Der Sinn eines Gesetzes über den Mindestlohn besteht u.a. darin, dass er davor schützen soll, von einzelnen Unternehmern oder Brachen unterlaufen zu werden. Auch das wurde von der SPD über Bord geworfen. Die Höhe des Mindestlohns soll künftig nämlich regelmäßig von einer siebenköpfigen Kommission der Tarifpartner festgelegt werden, deren Mitglieder von den Verbänden der Arbeit“geber“ und Gewerkschaften benannt werden. Dabei soll noch externer „wissenschaftlicher Sachverstand“ hinzugezogen werden. Im Klartext heißt das: Kapital und Gewerkschaftsbürokratie können - unter Zuhilfenahme neoliberaler „Experten“ - den Mindestlohn jederzeit drücken, d.h. dessen Erhöhung bzw. den Inflationsausgleich verhindern. Das ist geradezu ein Kontrastprogramm zu den Bedürfnissen der Arbeiterklasse und v.a. ihrer sozial besonders schlecht gestellten Teile. Ein Mindestlohn hilft ihnen natürlich nur dann, wenn er regelmäßig an die Inflationshöhe angepasst wird. Dazu müssten demokratisch gewählte Organe der Klasse, z.B. Preiskontrollkomitees diese feststellen und Mindesthöhen für Löhne und Sozialeinkommen festlegen. Doch von solcherart „Einmischung“ der Klasse will die SPD natürlich nichts wissen - würde das doch ihre Kungelei mit Kapital und Staat stören.

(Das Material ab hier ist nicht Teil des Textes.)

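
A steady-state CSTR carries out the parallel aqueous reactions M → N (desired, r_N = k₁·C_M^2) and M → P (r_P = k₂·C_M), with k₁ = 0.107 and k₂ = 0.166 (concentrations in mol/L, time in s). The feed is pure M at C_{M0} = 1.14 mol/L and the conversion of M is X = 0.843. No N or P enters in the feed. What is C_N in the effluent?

Exit C_M = C_{M0}(1−X) = 1.14×0.157 = 0.1790 mol/L.
Rates in a CSTR are evaluated at the outlet concentration: r_N = 0.107×0.1790^2 = 0.003428, r_P = 0.166×0.1790 = 0.02971.
Fraction of consumed M going to N: r_N/(r_N+r_P) = 0.1034.
C_N = 0.1034·C_{M0}·X = 0.1034×1.14×0.843 = 0.0994 mol/L.

0.0994 mol/L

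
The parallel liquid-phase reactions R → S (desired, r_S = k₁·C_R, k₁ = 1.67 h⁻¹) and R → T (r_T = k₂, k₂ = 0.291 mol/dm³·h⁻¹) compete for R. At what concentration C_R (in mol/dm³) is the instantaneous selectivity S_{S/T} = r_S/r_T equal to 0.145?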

Davon, dass er seinen Zweck erfüllt, das Abrutschen der Niedriglohnbereiche in die Armut zu stoppen und ein einigermaßen akzeptables Auskommen zu sichern, kann keine Rede sein. Das Getöse der SPD über die Notwendigkeit des Mindestlohns widerspricht komplett der Inkonsequenz ihrer Einführung. Dabei ist der SPD-Führung selbst aber durchaus bewusst, dass ihr erneuter Kniefall vor dem Kapital und seiner Hauptpartei CDU zu ernsten Problemen in der eigenen Partei führen kann, wie die von der Spitze organisierte Urabstimmung der SPD-Basis zeigt.

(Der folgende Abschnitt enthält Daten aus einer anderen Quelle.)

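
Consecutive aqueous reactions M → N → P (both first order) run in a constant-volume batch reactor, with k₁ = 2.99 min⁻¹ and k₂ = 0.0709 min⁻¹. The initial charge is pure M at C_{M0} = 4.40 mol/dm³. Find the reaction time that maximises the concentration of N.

1.28 min

Setting dC_N/dt = 0 gives t_opt = ln(k₂/k₁)/(k₂−k₁).
= ln(0.0709/2.99)/(0.0709−2.99) = ln(0.02371)/-2.919 = -3.742/-2.919 = 1.28 min.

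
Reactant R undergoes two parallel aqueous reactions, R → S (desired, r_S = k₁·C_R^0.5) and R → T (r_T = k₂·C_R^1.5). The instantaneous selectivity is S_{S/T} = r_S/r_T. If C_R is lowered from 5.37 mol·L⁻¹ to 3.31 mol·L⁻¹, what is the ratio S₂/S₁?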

An diese Probleme, an diese Unzufriedenheit muss nun angeknüpft werden! Es ist notwendig, eine energische Kampagne für einen Mindestlohn zu führen, der seinen Namen auch wirklich verdient. Die Linke, aktive GewerkschafterInnen und kritische Geister in der SPD müssen das Thema „Mindestlohn“ erneut aufrollen, eigene Forderungen aufstellen und in Betrieben, Gewerkschaften und sozialen Bewegungen dafür mobilisieren. Insbesondere müssen die Linkspartei und die Apparate der Gewerkschaften aufgefordert werden, für einen anderen, besseren Mindestlohn zu kämpfen.

Als Losungen schlagen wir dazu u.a. vor:

Für einen Mindestlohn von 12 Euro (netto)!

Keine Ausnahmen! Kein Aufschub!

Für betriebliche und gewerkschaftliche Versammlungen zur Mindestlohnfrage!

Für die Einberufung einer bundesweiten Aktions-Konferenz, die Forderungen und einen Mobilisierungsplan festlegt!